Updated: Jan 30
For the first few years teaching AP Statistics, our goal for the end of the course was simple:
“If the P-value is low, the null must go!”
With this as the goal, students cruise through their calculations (or punch buttons on the calculator) without thinking too much about the mechanics. All they need to know is the number for that P-value and they are ready to write a scripted conclusion.
This approach seemed to work reasonably well, but students were still struggling with many concepts related to significance tests, including:
Lack of intuition about whether or not sample data will be statistically significant
Forgetting that a significance test is performed by assuming the null hypothesis is true
Difficulty in connecting their decision (reject the null or fail to reject the null) to a conclusion in the context of the problem
Struggling to understand how to improve the power of a significance test or to shift probabilities for Type I and Type II errors.
After a few years of using this memorize-a-catch-phrase approach, we realized that students didn’t really understand the P-value (like most of the population of adults!).
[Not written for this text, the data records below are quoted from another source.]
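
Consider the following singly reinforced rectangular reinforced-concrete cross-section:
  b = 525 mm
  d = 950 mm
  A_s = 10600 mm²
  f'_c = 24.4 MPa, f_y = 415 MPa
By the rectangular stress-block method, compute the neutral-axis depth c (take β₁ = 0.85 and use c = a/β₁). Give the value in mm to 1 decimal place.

T = A_s f_y = 10600 × 415 = 4399000 N = 4399 kN.
Setting C = 0.85 f'_c a b equal to T: a = 4399000/(0.85 × 24.4 × 525) = 404.004 mm.
With β₁ = 0.85, c = a/β₁ = 404.004/0.85 = 475.3 mm.

c ≈ 475.3 mm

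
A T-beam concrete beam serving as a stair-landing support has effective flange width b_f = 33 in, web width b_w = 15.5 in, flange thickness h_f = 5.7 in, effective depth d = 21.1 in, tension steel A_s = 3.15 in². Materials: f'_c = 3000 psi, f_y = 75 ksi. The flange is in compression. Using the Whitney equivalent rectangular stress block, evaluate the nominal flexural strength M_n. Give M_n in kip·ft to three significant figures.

Tension: T = A_s f_y = 3.15 × 75 = 236.25 kips.
Try a within the flange: a = T/(0.85 f'_c b_f) = 236.25/(0.85 × 3 × 33) = 2.807 in.
Since a = 2.807 ≤ h_f = 5.7 in, the stress block lies entirely in the flange; analyse as a rectangular beam of width b_f.
M_n = T(d − a/2) = 236.25 × (21.1 − 1.4035) = 4653.3 kip·in.
M_n = 4653.3/12 = 387.78 kip·ft.

M_n ≈ 388 kip·ft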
We decided to set an intentional goal for students to be able to interpret the P-value (the holy grail of AP Statistics).
Here are 3 specific strategies to make this happen:
1. Use simulation to develop the concept informally
Don’t wait until the significance test chapter in the book to start developing the conceptual understanding of a P-value. There are plenty of opportunities in our curriculum to sneak the P-value into an activity. Here are a few:
“Assuming that Joy can’t smell Parkinsons’ disease, there is a 0/25 = 0 probability she would correctly guess 11 or more correct out of 12, purely by chance.”